Many expected the progressive churches to be the ones to splinter, Kinney said, because a legal door allowed churches who disaffiliate to take church property, that is typically on loan, with them upon exit.

Instead, more conservative churches bowed out. And since 2019, a quarter of Methodist congregations in the U.S. have disaffiliated, including hundreds in North Carolina alone.

Broad Street United Methodist Church in Mooresville is one of the churches that split off, becoming a member of the Global Methodist Church denomination.

Members voted overwhelmingly to depart last year, with 1,593 voting in favor of leaving, 84 voting to stay, and 44 abstaining. The church could not be reached for comment Friday.

The majority of churches who left the United Methodist Church denomination in western North Carolina are from smaller, rural communities and suburbs that are more conservative. Iredell County saw more than a dozen congregations leave, including seven from Statesville.

Two churches from Charlotte also voted to leave, according to the Western North Carolina Conference — including Oak Grove Church of Charlotte.

NBC News reported the mass disaffiliation hampered the church’s budget due to a loss of revenue. It shrank from $604 million in 2016 to $347 million this year, leading to a reduction in pastors’ salaries, the report said.
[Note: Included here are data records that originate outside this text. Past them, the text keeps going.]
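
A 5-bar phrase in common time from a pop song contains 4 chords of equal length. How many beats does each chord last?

5 bars × 4 beats/bar = 20 beats total.
20 beats ÷ 4 chords = 5 beats per chord.

5 beats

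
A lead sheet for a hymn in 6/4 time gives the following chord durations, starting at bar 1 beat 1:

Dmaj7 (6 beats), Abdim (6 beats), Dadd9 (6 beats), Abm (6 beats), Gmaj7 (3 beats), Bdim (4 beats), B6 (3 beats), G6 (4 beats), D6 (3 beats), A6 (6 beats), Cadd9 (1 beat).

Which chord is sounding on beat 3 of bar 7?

D6

Beat 3 of bar 7 is beat (7−1)×6 + 3 = 39 overall.
Running totals: Dmaj7 ends at 6, Abdim ends at 12, Dadd9 ends at 18, Abm ends at 24, Gmaj7 ends at 27, Bdim ends at 31, B6 ends at 34, G6 ends at 38, D6 ends at 41.
Beat 39 falls within D6.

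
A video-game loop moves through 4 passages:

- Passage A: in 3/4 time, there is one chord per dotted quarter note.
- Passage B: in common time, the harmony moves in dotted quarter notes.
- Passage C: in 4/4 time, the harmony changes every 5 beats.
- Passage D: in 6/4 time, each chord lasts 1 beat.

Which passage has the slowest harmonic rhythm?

Passage C

A: each chord is 1.5 beats in 3/4, so 2 per bar.
B: each chord is 1.5 beats in 4/4, so 8/3 per bar.
C: each chord is 5 beats in 4/4, so 0.8 per bar.
D: each chord is 1 beat in 6/4, so 6 per bar.
Slowest is C at 0.8 chords/bar.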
In 2023, Oak Grove United Methodist lay leader Karen Reynolds said the continued practice of ordination of gays and lesbians to ministerial positions, including bishops, was contrary to denominational rules.

The 75 active members of the church, which is located on Old Statesville Road in Charlotte, voted by a margin of 9-to-1 to depart from the denomination last January.

But Kinney said she feels those anti-LGBTQ stances are counter to what the church preaches.

“I personally think that the church has an enormous responsibility to be as much of a leader as possible in the realm of advancing justice, especially for people on the margins and for our common good,” she said.

Fewer opposing voices at conference

So far, Kinney said, she’s pleased the discussions are moving smoothly.

“Because so many of the GMC folks have left, some of the louder voices against these things are no longer here,” Kinney said. “That doesn’t mean they’re not operating … their presence is not as strongly felt.”

The conference, which is being livestreamed, will run through Friday, May 3.